Russia's drone war hit a Chinese-owned cargo vessel one day before Vladimir Putin's trip to Beijing, with Al Jazeera reporting that Russian drones struck two ships approaching Ukrainian ports, including the KSL Deyang, a Chinese-owned ship with a Chinese crew under a Marshall Islands flag. [1]
Ukraine's navy posted a photograph showing the ship's name and partial charring, a navy spokesman said no crew members were injured, and Al Jazeera said the vessel was heading to load iron ore concentrate in Ukraine's Odesa region with no cargo aboard at the time. [1]
The timing is the story because Moscow and Beijing like the vocabulary of partnership, multipolarity, and strategic coordination, while a Russian drone striking a Chinese-owned ship off Ukraine puts Chinese commerce inside the operational risk Russia creates.

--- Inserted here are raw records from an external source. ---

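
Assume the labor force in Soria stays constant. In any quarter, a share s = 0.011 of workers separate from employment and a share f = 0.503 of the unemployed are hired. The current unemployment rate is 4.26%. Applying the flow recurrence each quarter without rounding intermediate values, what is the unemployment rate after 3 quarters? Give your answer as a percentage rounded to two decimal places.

With a fixed labor force, u_{t+1} = u_t + s·(1−u_t) − f·u_t = u_t·(1−s−f) + s.
Here 1−s−f = 0.486 and s = 0.011.
u_1 = 0.042600 × 0.486 + 0.011 = 0.031704.
u_2 = 0.031704 × 0.486 + 0.011 = 0.026408.
u_3 = 0.026408 × 0.486 + 0.011 = 0.023834.

Unemployment rate after three quarters ≈ 2.38%.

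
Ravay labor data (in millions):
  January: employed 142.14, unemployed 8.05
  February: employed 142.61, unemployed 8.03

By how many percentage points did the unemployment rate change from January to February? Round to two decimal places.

The unemployment rate changed by −0.03 percentage points.

January: labor force = 142.14 + 8.05 = 150.19; u = 8.05/150.19 = 5.36%.
February: labor force = 142.61 + 8.03 = 150.64; u = 8.03/150.64 = 5.33%.
Change = 5.33% − 5.36% = −0.03 pp.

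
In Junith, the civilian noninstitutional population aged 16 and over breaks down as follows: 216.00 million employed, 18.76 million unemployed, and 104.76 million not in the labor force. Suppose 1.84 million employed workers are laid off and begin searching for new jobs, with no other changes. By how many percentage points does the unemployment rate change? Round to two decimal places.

The unemployment rate changes by +0.78 percentage points.

Initially, labor force = 216.00 + 18.76 = 234.76 million, so u = 18.76/234.76 = 7.99%.
After the change, employed falls and unemployed rises by 1.84; labor force unchanged → E = 214.16, U = 20.60, labor force = 234.76 million.
New unemployment rate = 20.60 / 234.76 = 8.77%.
Change = 8.77% − 7.99% = +0.78 percentage points.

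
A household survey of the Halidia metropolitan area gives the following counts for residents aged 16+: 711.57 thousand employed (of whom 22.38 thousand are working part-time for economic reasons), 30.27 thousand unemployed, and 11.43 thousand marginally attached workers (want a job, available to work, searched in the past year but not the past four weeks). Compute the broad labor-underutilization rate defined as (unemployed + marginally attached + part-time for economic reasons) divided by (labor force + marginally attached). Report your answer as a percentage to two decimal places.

Labor force = 711.57 + 30.27 = 741.84 thousand.
Numerator = 30.27 + 11.43 + 22.38 = 64.08 thousand.
Denominator = 741.84 + 11.43 = 753.27 thousand.
Broad rate = 64.08 / 753.27 = 8.51%.

Broad underutilization rate ≈ 8.51%.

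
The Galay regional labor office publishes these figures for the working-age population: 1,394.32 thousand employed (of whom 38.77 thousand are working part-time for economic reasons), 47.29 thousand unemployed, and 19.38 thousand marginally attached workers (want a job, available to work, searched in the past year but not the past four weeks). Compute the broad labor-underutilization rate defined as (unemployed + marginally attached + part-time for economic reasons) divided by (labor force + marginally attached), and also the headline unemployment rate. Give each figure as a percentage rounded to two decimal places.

Broad underutilization rate ≈ 7.22%; headline unemployment rate ≈ 3.28%.

Labor force = 1,394.32 + 47.29 = 1,441.61 thousand.
Numerator = 47.29 + 19.38 + 38.77 = 105.44 thousand.
Denominator = 1,441.61 + 19.38 = 1,460.99 thousand.
Broad rate = 105.44 / 1,460.99 = 7.22%.
Headline unemployment rate = 47.29 / 1,441.61 = 3.28%.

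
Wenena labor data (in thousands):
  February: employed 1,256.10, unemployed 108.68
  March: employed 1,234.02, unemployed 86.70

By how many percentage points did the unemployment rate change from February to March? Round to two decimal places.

The unemployment rate changed by −1.40 percentage points.

February: labor force = 1,256.10 + 108.68 = 1,364.78; u = 108.68/1,364.78 = 7.96%.
March: labor force = 1,234.02 + 86.70 = 1,320.72; u = 86.70/1,320.72 = 6.56%.
Change = 6.56% − 7.96% = −1.40 pp.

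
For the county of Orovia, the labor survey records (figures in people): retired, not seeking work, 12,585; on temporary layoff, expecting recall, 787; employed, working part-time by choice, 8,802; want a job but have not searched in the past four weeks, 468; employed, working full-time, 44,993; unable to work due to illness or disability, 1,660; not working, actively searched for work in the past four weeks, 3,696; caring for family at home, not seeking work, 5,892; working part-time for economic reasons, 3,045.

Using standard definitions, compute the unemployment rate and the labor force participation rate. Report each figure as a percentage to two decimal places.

Employed = 8,802 + 44,993 + 3,045 = 56,840 (anyone who worked, including part-time for economic reasons, counts as employed).
Unemployed = 787 + 3,696 = 4,483 (jobless and actively searching, or on temporary layoff).
Labor force = 56,840 + 4,483 = 61,323.
Not in labor force = 12,585 + 468 + 1,660 + 5,892 = 20,605 (those not working and not actively searching are outside the labor force — including those who want a job but have given up searching).
Civilian working-age population = 61,323 + 20,605 = 81,928.
Unemployment rate = 4,483 / 61,323 = 7.31%.
Labor force participation rate = 61,323 / 81,928 = 74.85%.

Unemployment rate ≈ 7.31%; labor force participation rate ≈ 74.85%.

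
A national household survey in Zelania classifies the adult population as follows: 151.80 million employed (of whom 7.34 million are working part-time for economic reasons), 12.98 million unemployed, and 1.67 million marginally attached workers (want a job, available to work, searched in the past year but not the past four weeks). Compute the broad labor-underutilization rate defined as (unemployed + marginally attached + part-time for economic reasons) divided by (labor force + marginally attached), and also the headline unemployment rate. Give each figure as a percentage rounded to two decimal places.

Broad underutilization rate ≈ 13.21%; headline unemployment rate ≈ 7.88%.

Labor force = 151.80 + 12.98 = 164.78 million.
Numerator = 12.98 + 1.67 + 7.34 = 21.99 million.
Denominator = 164.78 + 1.67 = 166.45 million.
Broad rate = 21.99 / 166.45 = 13.21%.
Headline unemployment rate = 12.98 / 164.78 = 7.88%.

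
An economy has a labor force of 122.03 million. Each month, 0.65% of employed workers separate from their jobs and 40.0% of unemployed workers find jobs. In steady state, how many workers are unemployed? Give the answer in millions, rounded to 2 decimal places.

About 1.95 million are unemployed in steady state.

Steady-state unemployment rate u* = s/(s+f) = 0.65/(0.65+40.0) = 0.015990.
Unemployed = u* × labor force = 0.015990 × 122.03 ≈ 1.95 million.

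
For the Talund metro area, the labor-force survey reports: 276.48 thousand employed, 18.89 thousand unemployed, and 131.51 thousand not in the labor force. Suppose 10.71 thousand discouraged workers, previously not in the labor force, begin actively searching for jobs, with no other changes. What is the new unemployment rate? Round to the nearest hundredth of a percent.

New unemployment rate ≈ 9.67%.

Initially, labor force = 276.48 + 18.89 = 295.37 thousand, so u = 18.89/295.37 = 6.40%.
After the change, unemployed and labor force both rise by 10.71 → E = 276.48, U = 29.60, labor force = 306.08 thousand.
New unemployment rate = 29.60 / 306.08 = 9.67%.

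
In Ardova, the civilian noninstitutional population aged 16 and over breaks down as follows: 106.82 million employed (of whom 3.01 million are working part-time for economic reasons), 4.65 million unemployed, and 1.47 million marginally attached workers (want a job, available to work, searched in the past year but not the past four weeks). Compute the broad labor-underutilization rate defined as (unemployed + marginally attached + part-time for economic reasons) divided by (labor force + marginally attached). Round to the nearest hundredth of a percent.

Broad underutilization rate ≈ 8.08%.

Labor force = 106.82 + 4.65 = 111.47 million.
Numerator = 4.65 + 1.47 + 3.01 = 9.13 million.
Denominator = 111.47 + 1.47 = 112.94 million.
Broad rate = 9.13 / 112.94 = 8.08%.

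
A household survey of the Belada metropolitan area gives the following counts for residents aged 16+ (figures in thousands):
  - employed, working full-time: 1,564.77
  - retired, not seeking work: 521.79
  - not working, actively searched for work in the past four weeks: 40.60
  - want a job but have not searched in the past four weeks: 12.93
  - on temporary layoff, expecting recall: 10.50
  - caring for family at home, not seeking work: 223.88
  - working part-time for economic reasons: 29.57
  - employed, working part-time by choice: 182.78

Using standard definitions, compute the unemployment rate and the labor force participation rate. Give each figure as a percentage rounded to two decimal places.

Employed = 1,564.77 + 29.57 + 182.78 = 1,777.12 thousand (anyone who worked, including part-time for economic reasons, counts as employed).
Unemployed = 40.60 + 10.50 = 51.10 thousand (jobless and actively searching, or on temporary layoff).
Labor force = 1,777.12 + 51.10 = 1,828.22 thousand.
Not in labor force = 521.79 + 12.93 + 223.88 = 758.60 thousand (those not working and not actively searching are outside the labor force — including those who want a job but have given up searching).
Civilian working-age population = 1,828.22 + 758.60 = 2,586.82 thousand.
Unemployment rate = 51.10 / 1,828.22 = 2.80%.
Labor force participation rate = 1,828.22 / 2,586.82 = 70.67%.

Unemployment rate ≈ 2.80%; labor force participation rate ≈ 70.67%.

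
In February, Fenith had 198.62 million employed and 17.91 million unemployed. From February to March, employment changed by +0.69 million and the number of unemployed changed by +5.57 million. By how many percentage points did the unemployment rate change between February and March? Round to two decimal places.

February: labor force = 198.62 + 17.91 = 216.53; u = 17.91/216.53 = 8.27%.
March: labor force = 199.31 + 23.48 = 222.79; u = 23.48/222.79 = 10.54%.
Change = 10.54% − 8.27% = +2.27 pp.

The unemployment rate changed by +2.27 percentage points.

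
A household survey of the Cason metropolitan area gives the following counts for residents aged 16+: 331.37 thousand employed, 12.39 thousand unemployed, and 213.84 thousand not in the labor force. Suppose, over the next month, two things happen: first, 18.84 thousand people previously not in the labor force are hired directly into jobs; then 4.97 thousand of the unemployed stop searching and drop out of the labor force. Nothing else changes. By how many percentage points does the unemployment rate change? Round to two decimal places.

The unemployment rate changes by −1.53 percentage points.

Initially, labor force = 331.37 + 12.39 = 343.76 thousand, so u = 12.39/343.76 = 3.60%.
After the first change, employed and labor force both rise by 18.84; unemployed unchanged → E = 350.21, U = 12.39, labor force = 362.60 thousand.
After the second change, unemployed and labor force both fall by 4.97 → E = 350.21, U = 7.42, labor force = 357.63 thousand.
New unemployment rate = 7.42 / 357.63 = 2.07%.
Change = 2.07% − 3.60% = −1.53 percentage points.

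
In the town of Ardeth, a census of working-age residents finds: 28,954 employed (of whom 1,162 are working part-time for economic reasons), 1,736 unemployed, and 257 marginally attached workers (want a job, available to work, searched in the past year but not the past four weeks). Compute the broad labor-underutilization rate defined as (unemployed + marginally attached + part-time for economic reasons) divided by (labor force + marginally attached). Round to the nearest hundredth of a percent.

Labor force = 28,954 + 1,736 = 30,690.
Numerator = 1,736 + 257 + 1,162 = 3,155.
Denominator = 30,690 + 257 = 30,947.
Broad rate = 3,155 / 30,947 = 10.19%.

Broad underutilization rate ≈ 10.19%.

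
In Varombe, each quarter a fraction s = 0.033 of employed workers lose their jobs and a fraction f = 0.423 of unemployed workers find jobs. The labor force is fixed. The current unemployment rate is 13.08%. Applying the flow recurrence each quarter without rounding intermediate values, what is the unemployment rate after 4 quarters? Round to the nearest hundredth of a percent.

Unemployment rate after four quarters ≈ 7.75%.

With a fixed labor force, u_{t+1} = u_t + s·(1−u_t) − f·u_t = u_t·(1−s−f) + s.
Here 1−s−f = 0.544 and s = 0.033.
u_1 = 0.130800 × 0.544 + 0.033 = 0.104155.
u_2 = 0.104155 × 0.544 + 0.033 = 0.089660.
u_3 = 0.089660 × 0.544 + 0.033 = 0.081775.
u_4 = 0.081775 × 0.544 + 0.033 = 0.077486.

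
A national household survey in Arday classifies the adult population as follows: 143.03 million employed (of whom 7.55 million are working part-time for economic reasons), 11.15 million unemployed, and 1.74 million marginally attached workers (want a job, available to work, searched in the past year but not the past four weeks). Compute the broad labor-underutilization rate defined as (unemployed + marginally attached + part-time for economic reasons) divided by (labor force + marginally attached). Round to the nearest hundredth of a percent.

Labor force = 143.03 + 11.15 = 154.18 million.
Numerator = 11.15 + 1.74 + 7.55 = 20.44 million.
Denominator = 154.18 + 1.74 = 155.92 million.
Broad rate = 20.44 / 155.92 = 13.11%.

Broad underutilization rate ≈ 13.11%.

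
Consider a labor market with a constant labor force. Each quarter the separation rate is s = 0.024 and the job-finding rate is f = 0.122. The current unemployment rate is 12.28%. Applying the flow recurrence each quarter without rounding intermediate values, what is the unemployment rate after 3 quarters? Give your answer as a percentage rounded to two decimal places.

Unemployment rate after three quarters ≈ 13.85%.

With a fixed labor force, u_{t+1} = u_t + s·(1−u_t) − f·u_t = u_t·(1−s−f) + s.
Here 1−s−f = 0.854 and s = 0.024.
u_1 = 0.122800 × 0.854 + 0.024 = 0.128871.
u_2 = 0.128871 × 0.854 + 0.024 = 0.134056.
u_3 = 0.134056 × 0.854 + 0.024 = 0.138484.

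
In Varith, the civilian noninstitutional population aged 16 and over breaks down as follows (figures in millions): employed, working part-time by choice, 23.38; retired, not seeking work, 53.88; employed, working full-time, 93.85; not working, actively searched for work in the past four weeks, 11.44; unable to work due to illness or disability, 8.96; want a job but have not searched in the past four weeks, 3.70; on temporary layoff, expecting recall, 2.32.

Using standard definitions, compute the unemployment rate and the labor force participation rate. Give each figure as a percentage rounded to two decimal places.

Employed = 23.38 + 93.85 = 117.23 million.
Unemployed = 11.44 + 2.32 = 13.76 million (jobless and actively searching, or on temporary layoff).
Labor force = 117.23 + 13.76 = 130.99 million.
Not in labor force = 53.88 + 8.96 + 3.70 = 66.54 million (those not working and not actively searching are outside the labor force — including those who want a job but have given up searching).
Civilian working-age population = 130.99 + 66.54 = 197.53 million.
Unemployment rate = 13.76 / 130.99 = 10.50%.
Labor force participation rate = 130.99 / 197.53 = 66.31%.

Unemployment rate ≈ 10.50%; labor force participation rate ≈ 66.31%.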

MSM can frame the event as another Ukraine-war strike, and X will frame it as proof that Moscow treats even Chinese interests as expendable when they cross the battlespace, but the paper's question is whether Beijing treats the hit as accident, tolerated cost, or private grievance while China continues calling for talks and avoiding condemnation of Russia's invasion. [1]
The alliance story has acquired a scorch mark, and scorch marks are harder to translate into summit choreography.